In this video, the authors demonstrate the step-by-step approach to perform septal leaflet augmentation and several neochordae that allowed for effective correction of severe tricuspid regurgitation with annular dilation and complex tethering of valve leaflets.

A 43-year-old man was referred to the authors’ department for severe isolated tricuspid regurgitation. He presented with dizziness without syncopial episodes or overt dyspnoea (NYHA I). He was found to have torrential TR with moderate RV dysfunction and mild LV dysfunction. He had a normal angiogram. On TOE, there was a dilated TV annulus (6.3 cm) with dilated RV (midcavity RV dimension 6.0 cm), severe prolapse of anterior leaflet with abnormal thickened chordae, and restriction of the septal leaflet, resulting in noncoaptation of the leaflets. There was no clear etiology, so it could have been congenital, but he does give a history of a high fall 4-5 months before operation.

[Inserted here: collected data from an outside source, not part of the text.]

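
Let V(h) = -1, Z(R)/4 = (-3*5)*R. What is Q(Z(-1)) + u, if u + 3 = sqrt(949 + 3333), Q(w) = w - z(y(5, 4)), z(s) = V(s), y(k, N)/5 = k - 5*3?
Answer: 58 + sqrt(4282) ≈ 123.44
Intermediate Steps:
Z(R) = -60*R (Z(R) = 4*((-3*5)*R) = 4*(-15*R) = -60*R)
y(k, N) = -75 + 5*k (y(k, N) = 5*(k - 5*3) = 5*(k - 15) = 5*(-15 + k) = -75 + 5*k)
z(s) = -1
Q(w) = 1 + w (Q(w) = w - 1*(-1) = w + 1 = 1 + w)
u = -3 + sqrt(4282) (u = -3 + sqrt(949 + 3333) = -3 + sqrt(4282) ≈ 62.437)
Q(Z(-1)) + u = (1 - 60*(-1)) + (-3 + sqrt(4282)) = (1 + 60) + (-3 + sqrt(4282)) = 61 + (-3 + sqrt(4282)) = 58 + sqrt(4282)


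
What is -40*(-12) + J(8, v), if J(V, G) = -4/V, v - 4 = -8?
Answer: 959/2 ≈ 479.50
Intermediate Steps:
v = -4 (v = 4 - 8 = -4)
-40*(-12) + J(8, v) = -40*(-12) - 4/8 = 480 - 4*1/8 = 480 - 1/2 = 959/2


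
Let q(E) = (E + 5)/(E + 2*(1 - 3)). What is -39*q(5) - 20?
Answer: -410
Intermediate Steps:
q(E) = (5 + E)/(-4 + E) (q(E) = (5 + E)/(E + 2*(-2)) = (5 + E)/(E - 4) = (5 + E)/(-4 + E))
-39*q(5) - 20 = -39*(5 + 5)/(-4 + 5) - 20 = -39*10/1 - 20 = -39*10 - 20 = -390 - 20 = -410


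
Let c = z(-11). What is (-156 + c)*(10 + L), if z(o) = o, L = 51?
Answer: -10187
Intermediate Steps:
c = -11
(-156 + c)*(10 + L) = (-156 - 11)*(10 + 51) = -167*61 = -10187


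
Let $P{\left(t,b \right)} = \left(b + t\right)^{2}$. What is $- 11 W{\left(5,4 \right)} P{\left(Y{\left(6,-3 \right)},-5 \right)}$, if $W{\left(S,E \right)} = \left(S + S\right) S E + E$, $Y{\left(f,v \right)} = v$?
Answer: $-143616$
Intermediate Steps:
$W{\left(S,E \right)} = E + 2 E S^{2}$ ($W{\left(S,E \right)} = 2 S S E + E = 2 S^{2} E + E = 2 E S^{2} + E = E + 2 E S^{2}$)
$- 11 W{\left(5,4 \right)} P{\left(Y{\left(6,-3 \right)},-5 \right)} = - 11 \cdot 4 \left(1 + 2 \cdot 5^{2}\right) \left(-5 - 3\right)^{2} = - 11 \cdot 4 \left(1 + 2 \cdot 25\right) \left(-8\right)^{2} = - 11 \cdot 4 \left(1 + 50\right) 64 = - 11 \cdot 4 \cdot 51 \cdot 64 = \left(-11\right) 204 \cdot 64 = \left(-2244\right) 64 = -143616$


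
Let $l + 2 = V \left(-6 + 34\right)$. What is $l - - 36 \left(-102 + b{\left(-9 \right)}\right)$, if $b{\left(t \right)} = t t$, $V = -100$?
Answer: $-3558$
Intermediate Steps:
$b{\left(t \right)} = t^{2}$
$l = -2802$ ($l = -2 - 100 \left(-6 + 34\right) = -2 - 2800 = -2802$)
$l - - 36 \left(-102 + b{\left(-9 \right)}\right) = -2802 - - 36 \left(-102 + \left(-9\right)^{2}\right) = -2802 - - 36 \left(-102 + 81\right) = -2802 - \left(-36\right) \left(-21\right) = -2802 - 756 = -3558$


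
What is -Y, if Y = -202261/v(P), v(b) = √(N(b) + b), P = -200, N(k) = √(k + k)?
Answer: 202261*√5/(10*√(-10 + I)) ≈ 710.67 - 14249.0*I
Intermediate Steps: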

A standard horizontal right atriotomy was performed. The ring stitches were placed first to expose the valve. The commissure between the posterior and septal leaflets was oversewn with running 5-0 prolene. The septal leaflet was detached from the annulus and a cardiocel neo patch was sutured with 5-0 prolene to extend the leaflet. A couple of tethering septal chordae were removed and replaced with CV4 Goretex sutures. The thickened and fused chordae of the anterior leaflet was reduced in length by folding it and securing it with 4-0 prolene. X3 CV4 were positioned in thickened areas of the RV, and then positioned symmetrically onto the anterior leaflet. A 32 mm tricuspid physio ring was positioned with interrupted 2-0 ethibond sutures. The operation was completed in a usual fashion. Intraoperative TOE showed a good result with trace regurgitation. The patient went home on the fifth postoperative day without complications. Routine follow-up was satisfactory with trace TR and improving RV dimension and function (midcavity diameter 5.2 cm) on echocardiography.

Isolated tricuspid valve repairs are rare and challenging cases require specialist expertise and a combination of treatment strategies. If performed successfully, patients perform well without the need for replacement with its associated risks of thrombosis and heart block.